Moore, for example, said he was at first extremely nervous about Pied à Terre joining TikTok, a platform that “seems so superficial.” And Rodil mentioned that “it’s not really becoming in a fine-dining environment to be on TikTok or to be creating content from a restaurant perspective,” because of the ways in which that may take away from the guest experience.
Then there’s the challenges in getting the staff on board, since many restaurant employees feature in the videos, whether it’s the chefs at DiDi appearing in a TikTok about the development of the restaurant’s menu or Pied à Terre’s sommelier discussing vintage Champagne. Oftentimes, these behind-the-scenes videos are the ones viewers love the most, but those who are used to staying out of the limelight aren’t always excited off the bat about being involved.
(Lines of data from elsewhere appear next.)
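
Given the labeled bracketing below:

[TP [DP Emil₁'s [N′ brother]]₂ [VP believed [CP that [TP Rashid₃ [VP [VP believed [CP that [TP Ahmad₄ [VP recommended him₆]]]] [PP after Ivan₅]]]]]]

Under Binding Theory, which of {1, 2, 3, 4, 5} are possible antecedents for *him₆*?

{1, 2, 3, 5}

*him* is a pronoun, so Principle B applies: it must be free in its binding domain.
Binding domain of *him₆*: the embedded TP, whose subject is Ahmad₄.
*Emil₁* and the pronoun do not c-command one another → neither Principle B nor Principle C is at stake; coindexation permitted.
*[Emil₁'s brother]₂* c-commands the pronoun but from outside its binding domain, and is not c-commanded by it → coindexation permitted.
*Rashid₃* c-commands the pronoun but from outside its binding domain, and is not c-commanded by it → coindexation permitted.
*Ahmad₄* c-commands the pronoun within its binding domain → coindexation would violate Principle B.
*Ivan₅* and the pronoun do not c-command one another → neither Principle B nor Principle C is at stake; coindexation permitted.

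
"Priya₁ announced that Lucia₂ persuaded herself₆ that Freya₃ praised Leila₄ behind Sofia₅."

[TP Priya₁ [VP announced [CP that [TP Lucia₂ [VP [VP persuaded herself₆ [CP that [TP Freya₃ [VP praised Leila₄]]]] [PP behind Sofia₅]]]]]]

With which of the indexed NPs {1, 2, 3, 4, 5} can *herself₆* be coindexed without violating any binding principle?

*herself* is an anaphor, so Principle A applies: it must be bound in its binding domain.
Binding domain of *herself₆*: the embedded TP, whose subject is Lucia₂.
*Priya₁* c-commands the anaphor but is outside its binding domain → cannot satisfy Principle A.
*Lucia₂* c-commands the anaphor within its binding domain → licit binder.
*Freya₃* does not c-command the anaphor → cannot bind it.
*Leila₄* does not c-command the anaphor → cannot bind it.
*Sofia₅* does not c-command the anaphor → cannot bind it.

{2}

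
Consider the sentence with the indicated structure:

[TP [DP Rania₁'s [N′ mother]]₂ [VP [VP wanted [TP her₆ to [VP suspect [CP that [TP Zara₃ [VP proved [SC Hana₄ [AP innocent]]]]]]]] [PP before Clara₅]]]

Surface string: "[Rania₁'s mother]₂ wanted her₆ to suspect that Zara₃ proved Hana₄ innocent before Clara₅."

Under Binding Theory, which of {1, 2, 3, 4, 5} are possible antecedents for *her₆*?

{1, 5}

*her* is a pronoun, so Principle B applies: it must be free in its binding domain.
Binding domain of *her₆*: the matrix TP, whose subject is [Rania₁'s mother]₂.
*Rania₁* and the pronoun do not c-command one another → neither Principle B nor Principle C is at stake; coindexation permitted.
*[Rania₁'s mother]₂* c-commands the pronoun within its binding domain → coindexation would violate Principle B.
*Zara₃*: the pronoun c-commands this R-expression → coindexation would violate Principle C on *Zara₃*.
*Hana₄*: the pronoun c-commands this R-expression → coindexation would violate Principle C on *Hana₄*.
*Clara₅* and the pronoun do not c-command one another → neither Principle B nor Principle C is at stake; coindexation permitted.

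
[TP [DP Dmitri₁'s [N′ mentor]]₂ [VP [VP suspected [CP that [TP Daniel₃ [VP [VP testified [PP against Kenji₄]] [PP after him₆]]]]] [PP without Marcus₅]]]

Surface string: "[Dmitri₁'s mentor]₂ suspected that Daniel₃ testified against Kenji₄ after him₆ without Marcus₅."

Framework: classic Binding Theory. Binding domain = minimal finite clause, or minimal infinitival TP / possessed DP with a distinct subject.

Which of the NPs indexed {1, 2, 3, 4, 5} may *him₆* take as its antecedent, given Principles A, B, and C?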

At Pied à Terre, Moore and Todd said, the executive chef was initially vehemently opposed to getting on TikTok. They had to convince him that, no, he wouldn’t have to do one of those silly dances in the kitchen. Now, though, the staff will give Todd ideas for different videos they can do, and they seem visibly at ease and joyful in the content posted to Pied à Terre’s account. The same is true for staffers at Didi and Goodnight Hospitality’s restaurants: Nguyen gives her kitchen a heads-up when she’s about to film, so those who would be uncomfortable on camera can opt out of appearing. And Rodil may urge her chefs to cook with a little more pizzazz for TikTok videos—which can sometimes get on their nerves—but they’re learning to adapt.
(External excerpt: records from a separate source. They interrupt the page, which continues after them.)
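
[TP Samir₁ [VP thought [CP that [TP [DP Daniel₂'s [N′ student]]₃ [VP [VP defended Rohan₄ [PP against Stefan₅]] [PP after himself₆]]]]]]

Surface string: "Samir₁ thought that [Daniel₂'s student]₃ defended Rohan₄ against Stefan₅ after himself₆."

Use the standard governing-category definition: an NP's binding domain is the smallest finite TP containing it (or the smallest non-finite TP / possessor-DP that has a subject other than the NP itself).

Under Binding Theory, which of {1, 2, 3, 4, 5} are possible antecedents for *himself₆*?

*himself* is an anaphor, so Principle A applies: it must be bound in its binding domain.
Binding domain of *himself₆*: the embedded TP, whose subject is [Daniel₂'s student]₃.
*Samir₁* c-commands the anaphor but is outside its binding domain → cannot satisfy Principle A.
*Daniel₂* does not c-command the anaphor → cannot bind it.
*[Daniel₂'s student]₃* c-commands the anaphor within its binding domain → licit binder.
*Rohan₄* does not c-command the anaphor → cannot bind it.
*Stefan₅* does not c-command the anaphor → cannot bind it.

{3}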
“The important part is showcasing that the team is having fun with it,” she said. “If they didn’t like it, then we wouldn’t do it.”
While TikTok may introduce a new restaurant to diners, or even lead to a new hire (which actually happened at Pied à Terre), it’s not a stand-in for patronizing these restaurants, and spending the time immersing yourself in the experience, the meal, and the atmosphere. As Rodil told me, it takes years—even decades—to build up techniques and menus, and you can’t condense all of that into a 60-second video.
TikTok, then, is simply a mechanism by which the fine-dining world is hoping to attract more loyal customers, and have a little bit of fun along the way. It shouldn’t be the final world, or the only way you form an opinion—good or bad—of a restaurant, which is at its core about taste, literally and figuratively.
“You really can’t judge unless you have already gone in yourself and experienced the restaurant as a whole,” Nguyen said.
So put down your phone and go eat—after you’ve hit “Like” on that TikTok, of course.